Accompanying Bush to Emma E. Booker Elementary School in Sarasota, Fla., as the director of the White House Situation Room, it was she who informed him that a plane had hit the World Trade Center. When the second plane hit, it was again she who brought the news to Chief of Staff Andrew Card, who in turn repeated her words to the president.
“I told him, ‘A second plane has impacted the towers. The nation is under attack,’” Loewer recalled saying. “Here, I told the man the nation was under attack — a little kid from Springfield, Ohio.”
A 1972 graduate of Shawnee High School, then later a graduate of Wright State University, Loewer was the guest of honor Saturday at a luncheon to honor women in the military as part of Women’s History Month.

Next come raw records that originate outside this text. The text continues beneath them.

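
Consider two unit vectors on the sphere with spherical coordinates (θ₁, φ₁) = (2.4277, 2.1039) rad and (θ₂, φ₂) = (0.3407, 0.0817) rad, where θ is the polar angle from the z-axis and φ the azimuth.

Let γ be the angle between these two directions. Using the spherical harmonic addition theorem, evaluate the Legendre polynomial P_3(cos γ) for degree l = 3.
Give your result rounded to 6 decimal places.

Summing Y*_{l m}(θ₁,φ₁)·Y_{l m}(θ₂,φ₂) over m ∈ [−3, 3]; prefactor 4π/(2·3+1) = 1.795196:
  [-3]  conj(Y_{3,-3})(Ω₁) = 0.11708 + 0.00334j ; Y_{3,-3}(Ω₂) = 0.01510 - 0.00378j ; Δ = 0.00178 - 0.00039j
  [-2]  conj(Y_{3,-2})(Ω₁) = 0.16010 + 0.28990j ; Y_{3,-2}(Ω₂) = 0.10612 - 0.01750j ; Δ = 0.02206 + 0.02796j
  [-1]  conj(Y_{3,-1})(Ω₁) = -0.19963 + 0.33831j ; Y_{3,-1}(Ω₂) = 0.37043 - 0.03033j ; Δ = -0.06369 + 0.13138j
  [+0]  conj(Y_{3,0})(Ω₁) = 0.04053 + 0.00000j ; Y_{3,0}(Ω₂) = 0.50709 + 0.00000j ; Δ = 0.02055 + 0.00000j
  [+1]  conj(Y_{3,1})(Ω₁) = 0.19963 + 0.33831j ; Y_{3,1}(Ω₂) = -0.37043 - 0.03033j ; Δ = -0.06369 - 0.13138j
  [+2]  conj(Y_{3,2})(Ω₁) = 0.16010 - 0.28990j ; Y_{3,2}(Ω₂) = 0.10612 + 0.01750j ; Δ = 0.02206 - 0.02796j
  [+3]  conj(Y_{3,3})(Ω₁) = -0.11708 + 0.00334j ; Y_{3,3}(Ω₂) = -0.01510 - 0.00378j ; Δ = 0.00178 + 0.00039j
Accumulated sum -0.05914 - 0.00000j; after 4π/(2l+1) scaling, -0.10617 - 0.00000j ⇒ P_3 = -0.106170

-0.106170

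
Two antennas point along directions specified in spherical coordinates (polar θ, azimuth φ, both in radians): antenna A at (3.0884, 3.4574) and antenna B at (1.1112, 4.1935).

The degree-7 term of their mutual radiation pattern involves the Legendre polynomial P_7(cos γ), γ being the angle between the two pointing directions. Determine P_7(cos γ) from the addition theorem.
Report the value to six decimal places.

Expand P_7 via completeness: Σ_{m} conj(Y_{7,m}) at Ω₁ times Y_{7,m} at Ω₂ —
  term(m=-7) = (0.000000, 0.000000)   from Y*(Ω₁)=(0.000000, -0.000000), Y(Ω₂)=(-0.109430, 0.204848)
  term(m=-6) = (0.000000, -0.000000)   from Y*(Ω₁)=(0.000000, -0.000000), Y(Ω₂)=(0.429927, -0.012152)
  term(m=-5) = (-0.000001, 0.000000)   from Y*(Ω₁)=(0.000000, -0.000002), Y(Ω₂)=(-0.171975, -0.282301)
  term(m=-4) = (-0.000005, -0.000001)   from Y*(Ω₁)=(-0.000018, -0.000056), Y(Ω₂)=(0.044893, -0.081255)
  term(m=-3) = (0.000278, 0.000376)   from Y*(Ω₁)=(-0.000771, -0.001072), Y(Ω₂)=(-0.354381, 0.005008)
  term(m=-2) = (0.000128, -0.001289)   from Y*(Ω₁)=(-0.016932, -0.012388), Y(Ω₂)=(0.031383, 0.053194)
  term(m=-1) = (0.051260, -0.046440)   from Y*(Ω₁)=(-0.202676, -0.066223), Y(Ω₂)=(-0.160874, 0.281697)
  term(m=+0) = (-0.108706, -0.000000)   from Y*(Ω₁)=(-1.049692, -0.000000), Y(Ω₂)=(0.103560, 0.000000)
  term(m=+1) = (0.051260, 0.046440)   from Y*(Ω₁)=(0.202676, -0.066223), Y(Ω₂)=(0.160874, 0.281697)
  term(m=+2) = (0.000128, 0.001289)   from Y*(Ω₁)=(-0.016932, 0.012388), Y(Ω₂)=(0.031383, -0.053194)
  term(m=+3) = (0.000278, -0.000376)   from Y*(Ω₁)=(0.000771, -0.001072), Y(Ω₂)=(0.354381, 0.005008)
  term(m=+4) = (-0.000005, 0.000001)   from Y*(Ω₁)=(-0.000018, 0.000056), Y(Ω₂)=(0.044893, 0.081255)
  term(m=+5) = (-0.000001, -0.000000)   from Y*(Ω₁)=(-0.000000, -0.000002), Y(Ω₂)=(0.171975, -0.282301)
  term(m=+6) = (0.000000, 0.000000)   from Y*(Ω₁)=(0.000000, 0.000000), Y(Ω₂)=(0.429927, 0.012152)
  term(m=+7) = (0.000000, -0.000000)   from Y*(Ω₁)=(-0.000000, -0.000000), Y(Ω₂)=(0.109430, 0.204848)
Total Σ_m = (-0.005386, -0.000000). Multiply by 0.837758: (-0.004512, -0.000000). P_7(cos γ) = -0.004512

-0.004512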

Among the first women to serve at sea and a two-time recipient of the Defense Distinguished Service Medal, Loewer is essentially the living embodiment of Women’s History Month.

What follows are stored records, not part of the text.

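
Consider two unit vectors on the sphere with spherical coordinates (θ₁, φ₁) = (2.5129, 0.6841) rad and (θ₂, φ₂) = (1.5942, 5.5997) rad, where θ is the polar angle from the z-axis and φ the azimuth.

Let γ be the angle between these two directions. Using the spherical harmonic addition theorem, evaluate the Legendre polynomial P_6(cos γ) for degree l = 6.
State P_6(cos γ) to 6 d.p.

-0.195239

Addition theorem: P_6(cos γ) = (4π/13) Σ_m Y*_{lm}(Ω₁) Y_{lm}(Ω₂), m = −6…6:
  m=-6: Y*=-0.01141 - 0.01640j  Y=-0.27687 - 0.39490j  product -0.00332 + 0.00905j
  m=-5: Y*=0.09153 + 0.02621j  Y=0.03763 + 0.01065j  product 0.00316 + 0.00196j
  m=-4: Y*=-0.24299 + 0.10422j  Y=0.32522 - 0.14044j  product -0.06439 + 0.06802j
  m=-3: Y*=0.20821 - 0.39847j  Y=-0.02104 + 0.04046j  product 0.01174 + 0.01681j
  m=-2: Y*=0.07585 + 0.36924j  Y=0.06524 + 0.31564j  product -0.11160 + 0.04803j
  m=-1: Y*=0.07644 + 0.06234j  Y=-0.03724 - 0.03033j  product -0.00096 - 0.00464j
  m=+0: Y*=-0.40973 + 0.00000j  Y=-0.31420 + 0.00000j  product 0.12874 + 0.00000j
  m=+1: Y*=-0.07644 + 0.06234j  Y=0.03724 - 0.03033j  product -0.00096 + 0.00464j
  m=+2: Y*=0.07585 - 0.36924j  Y=0.06524 - 0.31564j  product -0.11160 - 0.04803j
  m=+3: Y*=-0.20821 - 0.39847j  Y=0.02104 + 0.04046j  product 0.01174 - 0.01681j
  m=+4: Y*=-0.24299 - 0.10422j  Y=0.32522 + 0.14044j  product -0.06439 - 0.06802j
  m=+5: Y*=-0.09153 + 0.02621j  Y=-0.03763 + 0.01065j  product 0.00316 - 0.00196j
  m=+6: Y*=-0.01141 + 0.01640j  Y=-0.27687 + 0.39490j  product -0.00332 - 0.00905j
Accumulated sum -0.20198 - 0.00000j; after 4π/(2l+1) scaling, -0.19524 - 0.00000j ⇒ P_6 = -0.195239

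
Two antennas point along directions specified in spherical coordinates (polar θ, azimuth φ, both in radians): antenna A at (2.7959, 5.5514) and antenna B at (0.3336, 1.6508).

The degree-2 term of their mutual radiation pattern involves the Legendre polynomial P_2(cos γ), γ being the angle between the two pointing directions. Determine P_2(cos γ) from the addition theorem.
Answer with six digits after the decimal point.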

“I pushed hard,” she said afterward, “but I’d like to think I pushed wisely.”
This month also marks the 10th anniversary of the start of the war in Iraq, a war that claimed 4,409 American lives. She didn’t mention it during her remarks Saturday, and no one attending the luncheon asked about it, but Loewer again found herself as a witness to history on March 20, 2003.

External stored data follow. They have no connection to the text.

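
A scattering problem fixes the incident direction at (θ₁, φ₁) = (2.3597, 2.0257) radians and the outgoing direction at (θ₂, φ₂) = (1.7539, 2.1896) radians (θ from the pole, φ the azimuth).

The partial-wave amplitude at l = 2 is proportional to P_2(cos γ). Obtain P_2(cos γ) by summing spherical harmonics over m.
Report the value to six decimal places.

0.490872

Expand P_2 via completeness: Σ_{m} conj(Y_{2,m}) at Ω₁ times Y_{2,m} at Ω₂ —
  m=-2: -0.11774 - 0.15139j × -0.12215 + 0.35293j = 0.06781 - 0.02306j  (running Σ = 0.06781 - 0.02306j)
  m=-1: 0.16972 - 0.34698j × 0.08023 + 0.11267j = 0.05271 - 0.00872j  (running Σ = 0.12052 - 0.03178j)
  m=0: 0.16101 + 0.00000j × -0.28402 + 0.00000j = -0.04573 + 0.00000j  (running Σ = 0.07479 - 0.03178j)
  m=1: -0.16972 - 0.34698j × -0.08023 + 0.11267j = 0.05271 + 0.00872j  (running Σ = 0.12750 - 0.02306j)
  m=2: -0.11774 + 0.15139j × -0.12215 - 0.35293j = 0.06781 + 0.02306j  (running Σ = 0.19531 + 0.00000j)
Accumulated sum 0.19531 + 0.00000j; after 4π/(2l+1) scaling, 0.49087 + 0.00000j ⇒ P_2 = 0.490872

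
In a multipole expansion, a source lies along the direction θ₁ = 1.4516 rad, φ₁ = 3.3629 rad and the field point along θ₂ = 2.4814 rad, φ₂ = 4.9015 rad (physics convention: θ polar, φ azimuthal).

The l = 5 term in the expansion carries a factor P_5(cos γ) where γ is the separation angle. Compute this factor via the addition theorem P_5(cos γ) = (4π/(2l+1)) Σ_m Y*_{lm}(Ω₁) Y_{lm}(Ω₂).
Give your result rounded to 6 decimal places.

-0.135786

Summing Y*_{l m}(θ₁,φ₁)·Y_{l m}(θ₂,φ₂) over m ∈ [−5, 5]; prefactor 4π/(2·5+1) = 1.142397:
  m=-5: -0.200551-0.400490i × +0.032645+0.023565i = +0.002891-0.017800i  (running Σ = +0.002891-0.017800i)
  m=-4: +0.107396+0.131305i × -0.119263+0.112549i = -0.027587-0.003573i  (running Σ = -0.024696-0.021373i)
  m=-3: +0.232759+0.182112i × -0.197891-0.310557i = +0.010495-0.108323i  (running Σ = -0.014201-0.129696i)
  m=-2: -0.171920-0.081487i × +0.407855-0.162062i = -0.083325-0.005373i  (running Σ = -0.097525-0.135069i)
  m=-1: -0.250136-0.056279i × +0.016235+0.084823i = +0.000713-0.022131i  (running Σ = -0.096812-0.157200i)
  m=0: +0.195015-0.000000i × +0.383376+0.000000i = +0.074764+0.000000i  (running Σ = -0.022048-0.157200i)
  m=1: +0.250136-0.056279i × -0.016235+0.084823i = +0.000713+0.022131i  (running Σ = -0.021335-0.135069i)
  m=2: -0.171920+0.081487i × +0.407855+0.162062i = -0.083325+0.005373i  (running Σ = -0.104660-0.129696i)
  m=3: -0.232759+0.182112i × +0.197891-0.310557i = +0.010495+0.108323i  (running Σ = -0.094164-0.021373i)
  m=4: +0.107396-0.131305i × -0.119263-0.112549i = -0.027587+0.003573i  (running Σ = -0.121751-0.017800i)
  m=5: +0.200551-0.400490i × -0.032645+0.023565i = +0.002891+0.017800i  (running Σ = -0.118861-0.000000i)
Accumulated sum -0.118861-0.000000i; after 4π/(2l+1) scaling, -0.135786-0.000000i ⇒ P_5 = -0.135786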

She was in the White House Situation Room the night the Iraq War started.
Loewer remembered the mood being “very nervous, very somber.”
A decade later, she believes the war had a purpose.
“It enabled people to govern themselves,” she said.
Iraq today is a democracy, she said. Factions that didn’t before have a voice do now.
Democracy in Iraq isn’t without challenges, “But it’s their democracy,” she said. “It’s for them to decide.”
Ten years later, the U.S. military also has been transformed. Gays and lesbians can serve openly. The final barriers keeping women from direct combat are gone.
The military, Loewer said, is better for it.
In 1979, she first reported to duty aboard a ship — one of just four women among 1,100 male crew members.
“The captain was a very seasoned old salt,” Loewer said. “He looked at us and this is what he said: ‘I didn’t ask for women on board my ship. I don’t want women on board my ship. But you’re here. XO, put them to work.’”
It’s safe to say Loewer pulled her weight, eventually getting to command ships of her own, including the USS Mount Baker, an ammo ship, and the USS Camden, a fast combat support ship.
“It was important to get through the door to let other women follow behind me,” she said.
Loewer ended her career as commander of the 28 ships, two helicopter squadrons and the unique marine mammals that make up the Navy’s mine warfare assets.
Her time at the White House remains the most significant period in her life, she said.
Like many of us, she seemingly can recall the events of 9/11 like they happened yesterday — only with details most of us can’t even imagine.
“Air Force One flew over Springfield, Ohio,” she revealed. “I had nothing to do with that.”